PhD defence of Thomas Visser

Promotor
Faculty
Erasmus School of Economics
Co-promotor
Faculty
Erasmus School of Economics
Start date

Thursday, 14 Nov 2019, 15:30

End date

Thursday, 14 Nov 2019, 17:00

Space
Senate Hall
Building
Erasmus Building
Location
Campus Woudestein

On Thursday 14 November 2019, T.R. Visser will defend his PhD dissertation, entitled: ‘Vehicle Routing and Time Slot Management in Online Retailing’

Consumers and small businesses purchase more and more products online. Many of these products require the customer to be at home to receive the product. Examples of such products include furniture, appliances and groceries. Delivery failures, when the customer is not at home, are not only inconvenient for customer, but also very costly for the supplier: additional miles need to be made for new delivery and sometimes the product itself needs to be replaced. This also negatively impacts road congestion and emissions. Therefore, many online retailers offer their customers a number of delivery time slots at checkout. For instance, ‘Monday between 09:00 – 10:00’ or ‘Tuesday between 10:00 – 16:00’. When selected, the online retailer promises to deliver the purchased goods within the selected time interval. It turns out to be crucial to manage the availability of these time slots in real-time, but this can be challenging. Although methods have been previously investigated, they were never tested in a real-world setting. In his project, Visser worked with consultancy firm ORTEC (ortec.com) and the large online grocery retailer Albert Heijn Online (ah.nl).

In the first chapters of the dissertation, he focuses on a number of issues that arise when trying to implement such dynamic time slot management system in practice. He finds it is essential for such systems to have low computation times. This is because the computations are done in real time, and customers will be very unhappy to wait several minutes on the website to load. Visser investigates mathematical speed-up techniques and improve a relevant case in which delivery routes must be made with (historic) congestion.

Moreover, he sees issues arise when multiple customers are simultaneously interacting with the system, e.g. by placing an order or by requesting available time slots. Current state-of-the-art methods are not well suited to deal with this, leading to high customer waiting times on the website or high distances per order. Visser introduces new methods that are able to handle this. In our experiments, we simulate up to 8000 customers that interact with the system in real-time.

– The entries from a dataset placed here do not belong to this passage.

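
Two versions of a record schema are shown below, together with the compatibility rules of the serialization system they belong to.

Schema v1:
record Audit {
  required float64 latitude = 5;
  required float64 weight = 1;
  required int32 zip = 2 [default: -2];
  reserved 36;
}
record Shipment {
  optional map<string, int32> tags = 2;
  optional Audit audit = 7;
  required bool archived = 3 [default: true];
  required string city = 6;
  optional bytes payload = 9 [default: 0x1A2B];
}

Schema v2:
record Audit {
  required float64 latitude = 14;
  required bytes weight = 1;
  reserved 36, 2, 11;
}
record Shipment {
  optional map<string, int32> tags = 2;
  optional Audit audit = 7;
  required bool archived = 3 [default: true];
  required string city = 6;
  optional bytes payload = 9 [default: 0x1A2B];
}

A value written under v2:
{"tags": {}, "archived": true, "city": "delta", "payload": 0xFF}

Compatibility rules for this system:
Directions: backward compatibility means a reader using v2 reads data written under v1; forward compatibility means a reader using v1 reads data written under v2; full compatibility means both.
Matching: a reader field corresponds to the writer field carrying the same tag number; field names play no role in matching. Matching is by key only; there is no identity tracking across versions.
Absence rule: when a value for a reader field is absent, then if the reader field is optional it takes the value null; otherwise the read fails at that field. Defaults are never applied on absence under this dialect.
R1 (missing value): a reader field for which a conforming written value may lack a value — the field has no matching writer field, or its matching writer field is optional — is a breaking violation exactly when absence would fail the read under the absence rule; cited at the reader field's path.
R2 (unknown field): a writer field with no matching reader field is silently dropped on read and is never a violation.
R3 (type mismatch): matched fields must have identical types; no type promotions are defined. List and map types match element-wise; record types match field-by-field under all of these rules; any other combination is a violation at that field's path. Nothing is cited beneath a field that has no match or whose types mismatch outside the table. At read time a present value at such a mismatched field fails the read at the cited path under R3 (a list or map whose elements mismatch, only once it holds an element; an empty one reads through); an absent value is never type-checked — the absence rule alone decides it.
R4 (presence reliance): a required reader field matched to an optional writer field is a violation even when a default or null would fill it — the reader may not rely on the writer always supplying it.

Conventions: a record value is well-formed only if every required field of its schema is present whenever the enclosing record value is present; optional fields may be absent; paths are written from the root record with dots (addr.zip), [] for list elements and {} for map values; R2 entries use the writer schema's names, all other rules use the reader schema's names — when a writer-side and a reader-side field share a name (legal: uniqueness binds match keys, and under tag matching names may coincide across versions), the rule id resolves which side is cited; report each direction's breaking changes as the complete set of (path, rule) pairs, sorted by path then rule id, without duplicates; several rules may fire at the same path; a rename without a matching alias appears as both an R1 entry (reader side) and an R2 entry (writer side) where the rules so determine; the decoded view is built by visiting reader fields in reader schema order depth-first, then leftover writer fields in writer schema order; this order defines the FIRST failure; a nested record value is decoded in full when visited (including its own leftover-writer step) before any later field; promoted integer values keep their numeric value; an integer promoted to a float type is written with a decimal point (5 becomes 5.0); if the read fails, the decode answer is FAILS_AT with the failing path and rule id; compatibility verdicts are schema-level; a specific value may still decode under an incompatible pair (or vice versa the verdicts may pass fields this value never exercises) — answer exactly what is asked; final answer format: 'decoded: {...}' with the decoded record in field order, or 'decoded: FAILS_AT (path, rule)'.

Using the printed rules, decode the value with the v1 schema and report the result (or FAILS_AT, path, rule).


decoded: {"tags": {}, "audit": null, "archived": true, "city": "delta", "payload": 0xFF}

each type pair in Shipment: writer, then reader
decoding the Shipment value with the v1 reader:
  tags := {}
  audit := null (not supplied -> null)
  archived := true
  city := "delta"
  payload := 0xFF
  => decoded: {"tags": {}, "audit": null, "archived": true, "city": "delta", "payload": 0xFF}
ruling out the remaining Shipment differences:
  field weight in record Audit: type float64 changed to bytes -> changes Shipment's schema-level verdicts only — the decode of this value is the same
  field latitude in record Audit: tag 5 changed to 14 -> changes Shipment's schema-level verdicts only — the decode of this value is the same
  removed field zip from record Audit (its key 2 joins the reserved list) -> changes Shipment's schema-level verdicts only — the decode of this value is the same


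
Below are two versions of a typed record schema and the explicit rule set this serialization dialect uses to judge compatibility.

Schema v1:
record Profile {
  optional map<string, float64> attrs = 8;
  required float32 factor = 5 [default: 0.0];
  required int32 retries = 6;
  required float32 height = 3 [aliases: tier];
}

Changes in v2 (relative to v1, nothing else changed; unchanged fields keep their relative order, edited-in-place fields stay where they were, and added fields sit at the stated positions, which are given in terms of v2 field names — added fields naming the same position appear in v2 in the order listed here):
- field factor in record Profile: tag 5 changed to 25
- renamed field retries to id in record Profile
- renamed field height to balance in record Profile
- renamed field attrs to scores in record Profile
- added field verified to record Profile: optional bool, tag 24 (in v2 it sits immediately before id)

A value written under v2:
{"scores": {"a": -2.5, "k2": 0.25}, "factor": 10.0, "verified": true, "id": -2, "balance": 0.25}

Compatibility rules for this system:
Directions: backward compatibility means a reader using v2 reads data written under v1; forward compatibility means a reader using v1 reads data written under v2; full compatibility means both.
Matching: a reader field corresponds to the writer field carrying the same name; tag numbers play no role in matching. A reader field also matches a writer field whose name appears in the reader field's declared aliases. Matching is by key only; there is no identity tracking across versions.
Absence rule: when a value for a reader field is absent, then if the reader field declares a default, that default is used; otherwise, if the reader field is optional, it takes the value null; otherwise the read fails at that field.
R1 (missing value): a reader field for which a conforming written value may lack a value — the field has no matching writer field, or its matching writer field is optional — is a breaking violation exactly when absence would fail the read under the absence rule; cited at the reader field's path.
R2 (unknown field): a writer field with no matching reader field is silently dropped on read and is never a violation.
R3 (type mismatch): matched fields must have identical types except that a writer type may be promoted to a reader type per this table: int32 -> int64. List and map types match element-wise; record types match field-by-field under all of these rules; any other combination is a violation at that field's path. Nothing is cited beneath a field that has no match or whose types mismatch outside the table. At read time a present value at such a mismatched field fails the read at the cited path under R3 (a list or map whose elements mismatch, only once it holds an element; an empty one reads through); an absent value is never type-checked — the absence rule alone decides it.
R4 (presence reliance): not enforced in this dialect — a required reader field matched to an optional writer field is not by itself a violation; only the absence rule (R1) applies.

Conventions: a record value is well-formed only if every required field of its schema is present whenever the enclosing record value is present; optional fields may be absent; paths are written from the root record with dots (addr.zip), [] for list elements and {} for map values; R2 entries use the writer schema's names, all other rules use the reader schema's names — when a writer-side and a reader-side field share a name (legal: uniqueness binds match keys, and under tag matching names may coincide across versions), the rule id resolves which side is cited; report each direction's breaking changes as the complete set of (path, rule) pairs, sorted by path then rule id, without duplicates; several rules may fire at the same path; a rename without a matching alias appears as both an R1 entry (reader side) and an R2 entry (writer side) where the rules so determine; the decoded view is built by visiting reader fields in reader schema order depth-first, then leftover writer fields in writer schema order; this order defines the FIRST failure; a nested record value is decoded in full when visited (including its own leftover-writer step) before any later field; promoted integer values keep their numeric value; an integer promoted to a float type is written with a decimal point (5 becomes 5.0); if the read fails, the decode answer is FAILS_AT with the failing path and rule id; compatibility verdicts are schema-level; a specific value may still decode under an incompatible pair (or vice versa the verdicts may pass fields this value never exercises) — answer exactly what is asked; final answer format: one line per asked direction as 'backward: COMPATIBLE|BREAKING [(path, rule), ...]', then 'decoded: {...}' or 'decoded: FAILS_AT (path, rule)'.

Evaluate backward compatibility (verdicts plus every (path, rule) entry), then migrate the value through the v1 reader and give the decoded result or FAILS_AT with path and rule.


backward: BREAKING [(balance, R1), (id, R1)]; decoded: FAILS_AT (retries, R1)

each type pair in Profile: writer, then reader
backward pass over Profile, reader schema v2, writer schema v1:
  no writer field matches reader scores
  float32 -> float32, writer required: factor aligns to factor
  no writer field matches reader verified
  no writer field matches reader id
  no writer field matches reader balance
  leftover writer field: attrs
  leftover writer field: retries
  leftover writer field: height
  violation R1 at balance
  violation R1 at id
  => backward: BREAKING (2)
migrating the Profile value to v1:
  attrs := null (absent, optional -> null)
  factor := 10.0
  read fails at retries under R1 (no fill)
  => FAILS_AT (retries, R1)
the other Profile changes do not affect what is asked:
  field factor in record Profile: tag 5 changed to 25 -> no rule fires on it in Profile's dialect; the asked verdict holds
  renamed field attrs to scores in record Profile -> no rule fires on it in Profile's dialect; the asked verdict holds
  added field verified to record Profile: optional bool, tag 24 (in v2 it sits immediately before id) -> no rule fires on it in Profile's dialect; the asked verdict holds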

In the last chapter of the dissertation, he investigates a novel variant of dynamic time slot management, in which the customer can only choose from at most one time slot per day, dependent on the delivery location. This model further assumes routes are fixed 'apriori'. This is more in line with the business model of the online grocer Picnic (picnic.nl). Management of the time slot availability is much easier, but the challenge now is to determine good 'apriori' routes and time slot assignment. For this, we propose and compare different methodology.